I started playing for the sole purpose of seeing how quickly I could lose the 200 credits that this game starts off with. After a couple of rounds, I get a 1750 bonus... and have not managed to lose a substantial amount of credits since.

1500 became 2500... 2200 became 4630... and just when I thought I was on a losing streak, 4500 turned into 6760. Very frustrating, considering I was trying to LOSE. 

Still determined to get to zero, I continued... only to get a payout of
[SIGN]12600 credits! :hissyfit:[/SIGN]

I give up!!!


----------



## Jazzey (Dec 20, 2008)

Poor Gooblax - wouldn't happen in the real casino....


----------



## Cat Dancer (Dec 20, 2008)




----------



## NicNak (Dec 20, 2008)

So true Jazzey.  It is the total opposite in a real casino.  Want to win, always lose. 

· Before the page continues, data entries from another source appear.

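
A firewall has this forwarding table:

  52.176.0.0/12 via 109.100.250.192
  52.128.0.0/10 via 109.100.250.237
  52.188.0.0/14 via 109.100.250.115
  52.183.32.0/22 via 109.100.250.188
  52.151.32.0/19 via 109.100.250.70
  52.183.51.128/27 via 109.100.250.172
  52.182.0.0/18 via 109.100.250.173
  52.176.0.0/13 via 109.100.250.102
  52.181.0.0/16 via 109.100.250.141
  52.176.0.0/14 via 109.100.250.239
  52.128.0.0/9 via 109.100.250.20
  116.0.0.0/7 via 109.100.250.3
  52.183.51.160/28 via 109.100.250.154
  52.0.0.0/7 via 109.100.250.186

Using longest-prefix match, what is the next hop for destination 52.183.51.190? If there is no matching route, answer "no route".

Routes whose prefix contains 52.183.51.190:
  52.0.0.0/7 (52.0.0.0 - 53.255.255.255) -> 109.100.250.186
  52.128.0.0/9 (52.128.0.0 - 52.255.255.255) -> 109.100.250.20
  52.128.0.0/10 (52.128.0.0 - 52.191.255.255) -> 109.100.250.237
  52.176.0.0/12 (52.176.0.0 - 52.191.255.255) -> 109.100.250.192
  52.176.0.0/13 (52.176.0.0 - 52.183.255.255) -> 109.100.250.102
More-specific entries that do NOT match:
  52.183.51.160/28 (52.183.51.160 - 52.183.51.175) does not contain 52.183.51.190
  52.183.51.128/27 (52.183.51.128 - 52.183.51.159) does not contain 52.183.51.190
  52.183.32.0/22 (52.183.32.0 - 52.183.35.255) does not contain 52.183.51.190
  52.151.32.0/19 (52.151.32.0 - 52.151.63.255) does not contain 52.183.51.190
  52.182.0.0/18 (52.182.0.0 - 52.182.63.255) does not contain 52.183.51.190
  52.181.0.0/16 (52.181.0.0 - 52.181.255.255) does not contain 52.183.51.190
  52.188.0.0/14 (52.188.0.0 - 52.191.255.255) does not contain 52.183.51.190
  52.176.0.0/14 (52.176.0.0 - 52.179.255.255) does not contain 52.183.51.190
Longest matching prefix is /13 -> next hop 109.100.250.102.

109.100.250.102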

I feel your pain Gooblax.  I frequent the arcade and at times I think I just want the game to end, but want to see it through and I keep advancing :blush:


----------



## gooblax (Dec 20, 2008)

I'm going to go play Super Mario 64 on the N64 (if I can get it working)... No silly slot machines there!


----------



## NicNak (Dec 20, 2008)

gooblax said:


> I'm going to go play Super Mario 64 on the N64 (if I can get it working)... No silly slot machines there!



Awwww :support:


----------



## gooblax (Dec 20, 2008)

By the way, anyone familiar with the Windows OS... Notice anything interesting about my taskbar in the screenshot?


----------



## Jazzey (Dec 20, 2008)

No - I looked at it but didn't notice - looked at it twice now.  Mind you Gooblax, I may not be the most competent in the area - LOL.

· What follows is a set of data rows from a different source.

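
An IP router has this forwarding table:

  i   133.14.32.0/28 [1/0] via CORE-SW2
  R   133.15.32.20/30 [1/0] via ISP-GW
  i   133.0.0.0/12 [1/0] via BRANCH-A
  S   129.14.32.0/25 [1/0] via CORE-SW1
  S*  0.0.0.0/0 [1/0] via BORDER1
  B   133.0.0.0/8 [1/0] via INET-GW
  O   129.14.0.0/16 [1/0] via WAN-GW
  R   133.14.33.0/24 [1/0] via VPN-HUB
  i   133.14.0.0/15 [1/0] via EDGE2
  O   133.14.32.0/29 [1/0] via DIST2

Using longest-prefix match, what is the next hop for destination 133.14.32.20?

EDGE2

Routes whose prefix contains 133.14.32.20:
  0.0.0.0/0 (default, matches everything) -> BORDER1
  133.0.0.0/8 (133.0.0.0 - 133.255.255.255) -> INET-GW
  133.0.0.0/12 (133.0.0.0 - 133.15.255.255) -> BRANCH-A
  133.14.0.0/15 (133.14.0.0 - 133.15.255.255) -> EDGE2
More-specific entries that do NOT match:
  133.15.32.20/30 (133.15.32.20 - 133.15.32.23) does not contain 133.14.32.20
  133.14.32.0/29 (133.14.32.0 - 133.14.32.7) does not contain 133.14.32.20
  133.14.32.0/28 (133.14.32.0 - 133.14.32.15) does not contain 133.14.32.20
  129.14.32.0/25 (129.14.32.0 - 129.14.32.127) does not contain 133.14.32.20
  133.14.33.0/24 (133.14.33.0 - 133.14.33.255) does not contain 133.14.32.20
  129.14.0.0/16 (129.14.0.0 - 129.14.255.255) does not contain 133.14.32.20
Longest matching prefix is /15 -> next hop EDGE2.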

Let's wait and see if others see something.


----------



## Daniel (Dec 20, 2008)

Cute  (There is a "Stop" button in the left bottom corner instead of "Start.")


----------



## Jazzey (Dec 20, 2008)

That is really cute!


----------



## NicNak (Dec 20, 2008)

gooblax said:


> By the way, anyone familiar with the Windows OS... Notice anything interesting about my taskbar in the screenshot?



That's funny Gooblax :lol:


----------



## gooblax (Dec 20, 2008)

Yep! My brother did it for me.


----------



## NicNak (Dec 20, 2008)

gooblax said:


> Yep! My brother did it for me.



That was nice of your brother to do something origional and fun for you on your computer


----------



## gooblax (Dec 21, 2008)

:agree: Although this was of course after he had changed the function of a couple of the letters on my keyboard, and made it so that simply right-clicking would open up the My Documents folder... over and over again.:! Brothers... gotta love 'em. 

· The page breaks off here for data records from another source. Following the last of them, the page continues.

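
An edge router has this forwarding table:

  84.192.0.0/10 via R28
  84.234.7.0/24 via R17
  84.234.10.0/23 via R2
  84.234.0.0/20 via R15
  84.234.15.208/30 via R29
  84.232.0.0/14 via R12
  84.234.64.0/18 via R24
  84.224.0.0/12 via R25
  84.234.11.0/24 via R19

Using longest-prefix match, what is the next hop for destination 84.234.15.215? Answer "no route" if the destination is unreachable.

R15

Routes whose prefix contains 84.234.15.215:
  84.192.0.0/10 (84.192.0.0 - 84.255.255.255) -> R28
  84.224.0.0/12 (84.224.0.0 - 84.239.255.255) -> R25
  84.232.0.0/14 (84.232.0.0 - 84.235.255.255) -> R12
  84.234.0.0/20 (84.234.0.0 - 84.234.15.255) -> R15
More-specific entries that do NOT match:
  84.234.15.208/30 (84.234.15.208 - 84.234.15.211) does not contain 84.234.15.215
  84.234.7.0/24 (84.234.7.0 - 84.234.7.255) does not contain 84.234.15.215
  84.234.11.0/24 (84.234.11.0 - 84.234.11.255) does not contain 84.234.15.215
  84.234.10.0/23 (84.234.10.0 - 84.234.11.255) does not contain 84.234.15.215
Longest matching prefix is /20 -> next hop R15.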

All the talk of "credits" from my original post have now reminded me of Star Wars Episode One... (Had to cheat, couldn't remember the whole thing: SW Ep1 Quotes)
Watto: How are you going to pay for all this?
Qui-Gon: I have twenty thousand Republic dataries.
Watto: Republic credits? Republic credits are no good out here. I need something more real.
Qui-Gon: I don't have have anything else [waves hand] but credits will do fine.
Watto: No, they won't-a.
[Qui-Gon waves his hand more firmly]
Qui-Gon: Credits will do fine.
Watto: No, they won't-a. What? You think you're some kind of Jedi, waving your hand around like that? I'm a Toydarian, mind tricks don't work on me. Only money. No money, no parts, no deal!


----------



## Jazzey (Dec 21, 2008)

LOL Gooblax!


----------



## David Baxter PhD (Dec 21, 2008)

Daniel said:


> Cute  (There is a "Stop" button in the left bottom corner instead of "Start.")



I looked at that screenshot for a long time and totally missed it... well done, Daniel :2thumbs:


----------